Die ästhetischen und rehabilitativen Möglichkeiten direkter Kompositrestaurationen sind hinlänglich bekannt und anerkannt [2, 4, 10, 14, 15, 18, 19]. Folgt man einigen wenigen essentiellen Grundlagen [5, 17] können daraus ästhetische, funktionelle und dauerhafte minimalinvasive Restaurationen entstehen, die den Vergleich mit Veneer-Versorgungen in der Regel standhalten können [3, 6, 12]. Bei der Behandlung approximal-cervicaler Defekte stehen zahlreiche Behandlungsoption zu Verfügung [38]. Meist konkurriert das Veneer [12, 24] mit der direkten Kompositrestauration; die Hyaluronsäureunterspritzung [38] kann zwar durchaus in dem Zusammenhang eine Erwähnung finden, baut aber auf einer gänzlich anderen Behandlungsphilosophie auf.
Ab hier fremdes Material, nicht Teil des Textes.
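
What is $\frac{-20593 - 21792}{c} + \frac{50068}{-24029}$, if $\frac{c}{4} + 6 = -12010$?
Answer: $- \frac{1387999187}{1154929856} \approx -1.2018$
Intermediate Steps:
$c = -48064$ ($c = -24 + 4 \left(-12010\right) = -24 - 48040 = -48064$)
$\frac{-20593 - 21792}{c} + \frac{50068}{-24029} = \frac{-20593 - 21792}{-48064} + \frac{50068}{-24029} = \left(-42385\right) \left(- \frac{1}{48064}\right) + 50068 \left(- \frac{1}{24029}\right) = \frac{42385}{48064} - \frac{50068}{24029} = - \frac{1387999187}{1154929856}$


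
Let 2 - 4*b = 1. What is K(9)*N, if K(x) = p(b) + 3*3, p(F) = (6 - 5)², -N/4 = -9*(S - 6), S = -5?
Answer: -3960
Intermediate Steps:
b = ¼ (b = ½ - ¼*1 = ½ - ¼ = ¼ ≈ 0.25000)
N = -396 (N = -(-36)*(-5 - 6) = -(-36)*(-11) = -4*99 = -396)
p(F) = 1 (p(F) = 1² = 1)
K(x) = 10 (K(x) = 1 + 3*3 = 1 + 9 = 10)
K(9)*N = 10*(-396) = -3960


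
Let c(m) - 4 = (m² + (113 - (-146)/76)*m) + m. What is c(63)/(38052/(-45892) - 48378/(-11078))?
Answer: 3890003535869/1220494260 ≈ 3187.2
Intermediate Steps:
c(m) = 4 + m² + 4405*m/38 (c(m) = 4 + ((m² + (113 - (-146)/76)*m) + m) = 4 + ((m² + (113 - 1*(-73/38))*m) + m) = 4 + ((m² + (113 + 73/38)*m) + m) = 4 + ((m² + 4367*m/38) + m) = 4 + (m² + 4405*m/38) = 4 + m² + 4405*m/38)
c(63)/(38052/(-45892) - 48378/(-11078)) = (4 + 63² + (4405/38)*63)/(38052/(-45892) - 48378/(-11078)) = (4 + 3969 + 277515/38)/(38052*(-1/45892) - 48378*(-1/11078)) = 428489/(38*(-1359/1639 + 24189/5539)) = 428489/(38*(32118270/9078421)) = (428489/38)*(9078421/32118270) = 3890003535869/1220494260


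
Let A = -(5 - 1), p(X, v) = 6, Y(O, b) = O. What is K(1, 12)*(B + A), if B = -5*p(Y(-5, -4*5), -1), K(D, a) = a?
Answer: -408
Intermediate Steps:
B = -30 (B = -5*6 = -30)
A = -4 (A = -1*4 = -4)
K(1, 12)*(B + A) = 12*(-30 - 4) = 12*(-34) = -408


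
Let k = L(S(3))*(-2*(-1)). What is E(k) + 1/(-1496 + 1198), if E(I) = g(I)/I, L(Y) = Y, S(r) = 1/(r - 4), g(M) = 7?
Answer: -522/149 ≈ -3.5034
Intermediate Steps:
S(r) = 1/(-4 + r)
k = -2 (k = (-2*(-1))/(-4 + 3) = 2/(-1) = -1*2 = -2)
E(I) = 7/I
E(k) + 1/(-1496 + 1198) = 7/(-2) + 1/(-1496 + 1198) = 7*(-½) + 1/(-298) = -7/2 - 1/298 = -522/149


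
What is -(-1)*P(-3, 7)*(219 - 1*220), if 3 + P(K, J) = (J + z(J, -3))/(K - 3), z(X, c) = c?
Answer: 11/3 ≈ 3.6667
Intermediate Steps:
P(K, J) = -3 + (-3 + J)/(-3 + K) (P(K, J) = -3 + (J - 3)/(K - 3) = -3 + (-3 + J)/(-3 + K))
-(-1)*P(-3, 7)*(219 - 1*220) = -(-1)*((6 + 7 - 3*(-3))/(-3 - 3))*(219 - 1*220) = -(-1)*((6 + 7 + 9)/(-6))*(219 - 220) = -(-1)*-⅙*22*(-1) = -(-1)*(-11/3*(-1)) = -(-1)*11/3 = -1*(-11/3) = 11/3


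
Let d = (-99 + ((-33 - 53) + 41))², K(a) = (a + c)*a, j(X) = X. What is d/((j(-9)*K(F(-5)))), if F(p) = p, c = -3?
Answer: -288/5 ≈ -57.600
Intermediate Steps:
K(a) = a*(-3 + a) (K(a) = (a - 3)*a = (-3 + a)*a = a*(-3 + a))
d = 20736 (d = (-99 + (-86 + 41))² = (-99 - 45)² = (-144)² = 20736)
d/((j(-9)*K(F(-5)))) = 20736/((-(-45)*(-3 - 5))) = 20736/((-(-45)*(-8))) = 20736/((-9*40)) = 20736/(-360) = 20736*(-1/360) = -288/5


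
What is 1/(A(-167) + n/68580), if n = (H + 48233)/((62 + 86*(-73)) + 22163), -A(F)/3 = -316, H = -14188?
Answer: 218729052/207355148105 ≈ 0.0010549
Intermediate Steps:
A(F) = 948 (A(F) = -3*(-316) = 948)
n = 34045/15947 (n = (-14188 + 48233)/((62 + 86*(-73)) + 22163) = 34045/((62 - 6278) + 22163) = 34045/(-6216 + 22163) = 34045/15947 ≈ 2.1349)
1/(A(-167) + n/68580) = 1/(948 + (34045/15947)/68580) = 1/(948 + (34045/15947)*(1/68580)) = 1/(948 + 6809/218729052) = 1/(207355148105/218729052) = 218729052/207355148105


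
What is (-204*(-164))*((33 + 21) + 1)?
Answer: 1840080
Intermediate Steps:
(-204*(-164))*((33 + 21) + 1) = 33456*(54 + 1) = 33456*55 = 1840080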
Wer etwas Spaß an Kompositversorgungen hat, dem eröffnet die direkte adhäsive Versorgungsform eine immens breite Palette therapeutischer Möglichkeiten [28]. Für den Patienten stellt die direkte Kompositversorgung die minimalinvasivste und auch kostengünstigste Versorgung zum Schluss von schwarzen Dreiecken oder approximalzervikaler Defekte dar, wie entsprechende Fallpublikationen zeigen [13, 28]. Die „ästhetische Herausforderung“ [38] bei Anwendung direkter Kompositversorgungen besteht vorrangig in der Formgestaltung, die Farbauswahl ist hingegen denkbar einfach: Da weder großvolumige Dentin-Areale aufgebaut werden, noch transluzente Schneidekanteneffekte über Schmelzmassen dargestellt werden müssen, kann man sehr schöne ästhetische Ergebnisse mit vereinfachten Farbsystemen oder der selektiven Auswahl von bestimmten Universalfarben umfassenderer Systeme erzielen. [13, 20, 22]. Auch Farbsysteme, die nach dem Prinzip „One color fits all“ können hier deren Potential nahezu uneingeschränkt ausnutzen: Weniger ist hier in der Tat oft mehr. Die hier gezeigten Fallberichte (2x Zahn 21, 2x Zahn 12 in unterschiedlichen Ausgangskonstellationen) verdeutlichen die ästhetischen Möglichkeiten unterstützender adhäsivrestaurativer Maßnahmen bei implantologisch/parodontologischen Themen.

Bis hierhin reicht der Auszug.